Claire has over 20 years’ experience in the public sector, including 15 years working at charity executive level, playing a key role in the development of new partnerships, designing and executing transformational programmes which help organisations become more efficient and cost-effective whilst improving service delivery and supporting innovation. Claire lives with her partner and their two pre-school children in North London. She holds other strategic advisory and board positions and is a qualified accountant.
Marie is an award winning actor, puppeteer, writer, director and Co Founder of Foan & Fortune Theatre Company. She works primarily in theatre and film, both nationally and internationally. Marie also works as a consultant, facilitator and workshop leader leading numerous workshops on a whole range of topics, from puppetry to Shakespeare. She volunteers regularly at Whittington Hospital and Age UK and has worked closely with Dementia Pathfinders delivering drama workshops for YOYO (a young onset dementia group in Crouch End), as well as delivering the best practice drama workshop for Arts 4 Dementia at the Barbican Centre.
Alan was a partner in the solicitors firm of Edwin Coe, based in Lincoln’s Inn, in its litigation department. He retired from practice in 2015, but continues to work there one day a week, doing internal auditing. He is a volunteer at the London office of War Memorials Trust, and does outdoor conservation work on Hampstead Heath and at Kenwood for Heath Hands, of which he is currently a trustee. He also attends a monthly drop in centre for asylum seekers.
Peter Millett is a retired British diplomat who served as British Ambassador to Libya from June 2015 to January 2018. During that time he played a role in supporting the UN’s efforts to negotiate and then implement the Libya Political Agreement. He met and built relationships with all the key political, security and economic players in Libya and in the international community. He also managed the return of the British Embassy from Tunis to Tripoli. Before Libya, he was British Ambassador to Jordan from 2011 to 2015 and High Commissioner to Cyprus from 2005 to 2010. Earlier in his career he had diplomatic postings in Venezuela, Qatar, Brussels and Athens.

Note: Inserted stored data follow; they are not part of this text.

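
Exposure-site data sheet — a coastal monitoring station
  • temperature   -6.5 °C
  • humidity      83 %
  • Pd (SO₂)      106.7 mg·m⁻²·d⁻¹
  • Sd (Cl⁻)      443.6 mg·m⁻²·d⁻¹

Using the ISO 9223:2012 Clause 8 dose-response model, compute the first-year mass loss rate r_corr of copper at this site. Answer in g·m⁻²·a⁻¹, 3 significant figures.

copper: T≤10 °C ⇒ hinge +0.126·(-6.5−10) = -2.0790
  SO₂ term: 0.0053·106.7^0.26·exp(0.059·83-2.0790) = 0.2988
  Sd branch = 0.01025·Sd^0.27·e^(0.036·RH+0.049·T) = 0.7669 μm/a
  sum: 0.2988 + 0.7669 → r_corr = 1.066 μm/a
Convert to mass loss: 1.066 μm/a × 8.96 g/cm³ = 9.549 g·m⁻²·a⁻¹

r_corr = 9.55 g·m⁻²·a⁻¹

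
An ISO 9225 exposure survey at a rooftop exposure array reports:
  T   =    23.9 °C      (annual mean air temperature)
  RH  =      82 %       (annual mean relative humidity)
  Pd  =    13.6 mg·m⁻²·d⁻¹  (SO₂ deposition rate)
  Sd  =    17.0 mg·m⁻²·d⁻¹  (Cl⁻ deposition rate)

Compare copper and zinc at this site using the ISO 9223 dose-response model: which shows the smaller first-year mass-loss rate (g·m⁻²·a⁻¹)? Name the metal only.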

Kate O’Neill, Dementia Operations
Kate O’Neill has nearly 30 years’ experience of involvement in the voluntary sector, working at a national and local level to support the well-being of vulnerable people. Until she retired at the end of 2014, Kate had spent nine years with the Alzheimer’s Society, ultimately as Director of Operations for Greater London. She was a founding member of the London Dementia Action Alliance and is a Dementia Friend. More recently, Kate has continued to sing with a large local choir and is reviving her interest in the visual arts by studying part-time for a BA(Hons) in Fine Art with Brighton MET.
Liz retired in 2015 after more than 25 years as a consultant physician in the NHS, and has been involved in teaching, training and management, as well as patient care where she saw many people and families living with dementia. She has previously been a Trustee of a local hospice for several years. Her personal interests include opera, theatre, art and travel.